Weniger spekulativ erscheint die These, dass viele Unternehmen inzwischen eine rasche Diversifizierung ihrer Lieferketten in Angriff genommen haben. Das ist derzeit auch die große Hoffnung der Logistiker. Nicht nur K+N verspricht sich viel davon, die Rolle als begehrte Partnerin von Industrie und Handel über die Krise hinaus behalten und ausbauen zu können.

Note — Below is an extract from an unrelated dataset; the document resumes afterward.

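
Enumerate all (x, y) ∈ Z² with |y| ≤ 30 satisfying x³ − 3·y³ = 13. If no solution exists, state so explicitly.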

Doch im Logistikmarkt kann der Wettbewerb jeden Businessplan schnell in Makulatur verwandeln. K+N operiert als globale Marktführerin mit einem Marktanteil von gerade mal 5%. Viele Investoren überlegen, was das bedeuten könnte, wenn ein rezessives oder mindestens weniger wachstumsträchtiges Geschäftsklima Einzug halten sollte. An eine problemlose Weitergabe des inflationsbedingten Kostenanstiegs ist in einem solchen Szenario kaum mehr zu denken.
Den K+N-Investoren sei in Erinnerung gerufen, dass ihre Aktien vor Ausbruch der Pandemie auf einem Niveau von etwa 165 sfr notierten und die Titel auch nach der scharfen Korrektur in den vergangenen zwölf Monaten bei Kursen um 220 sfr immer noch ein Drittel höher stehen. Damit suggeriert die Börse eine schmerzfreie Normalisierung bei K+N.